You know how sometimes in life you are sailing along just fine, the future looks bright and for once things seem to be going your way... then it happens. Something pops up that just wrecks everything. I have had one of those weeks. The sad thing is... I can't even really talk about it. No... it's not anything related to my diagnosis... or at least it isn't anything that has changed for me health wise with my diagnosis. This is what I guess you can call collateral damage, or how my diagnosis has changed my daily dynamics. And here I am... stuck in the middle of something that is basically a no-win situation. I am not going to get into what is going on, but I am going to do a little venting.

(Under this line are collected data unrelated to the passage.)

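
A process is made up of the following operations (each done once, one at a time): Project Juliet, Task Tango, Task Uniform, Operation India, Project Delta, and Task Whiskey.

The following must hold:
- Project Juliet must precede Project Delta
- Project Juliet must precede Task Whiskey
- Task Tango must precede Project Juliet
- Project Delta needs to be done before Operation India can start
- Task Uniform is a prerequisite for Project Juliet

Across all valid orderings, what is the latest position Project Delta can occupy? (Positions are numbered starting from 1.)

Following the constraints forward from Project Delta, its only required successor is Operation India.
So at least 1 operation follows Project Delta, putting Project Delta no later than position 5. That position is achievable by scheduling everything else first.

5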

You know, through this whole ordeal, I have tried to stay positive, stay focused on the path, and work on getting well. I have done what I could to minimize my own stress by giving up a great deal of control in my life. I have kept a lot of my pain and fears to myself because I knew that those around me can't bear to see me hurt. The few times I have opened up and discussed any of my frustrations, stress or fears have turned around to bite me in the butt. And so I started keeping it all inside, stopped confiding in anyone, started shutting myself off. Sure, on the surface I seemed the same, but beneath it, I became distrustful and angry. Then it became resent. Sometimes I just want to shout and scream, but I know that anything I do or say will just be turned around and become something it isn't. No matter what I choice I make, no matter how I try to express myself, I know I will be painted as the bad one, that whatever I say is an attack. So... what do I do? I'll tell you what I am going to do. From this day forward, I am not coddling anyone. I realize that my diagnosis has caused stress for some people, but you know what... get the F*ck over it. I am the one who has a terminal disease. I am the one who is facing my own death. Right now, I have the right to stop worrying about how my diagnosis impacts anyone else... I need to focus on how it impacts me. I am no longer feeding anyone else's victim complex. That's not to say I plan on changing how I approach this... it's just saying that I will no longer approach this quite so quietly.
Does this mean I plan on playing the poor pitiful me card? No... I don't, because I refuse to be a victim. I am a fighter, and anyone or anything that gets in the way of my positive recovery/remission will be removed from my life.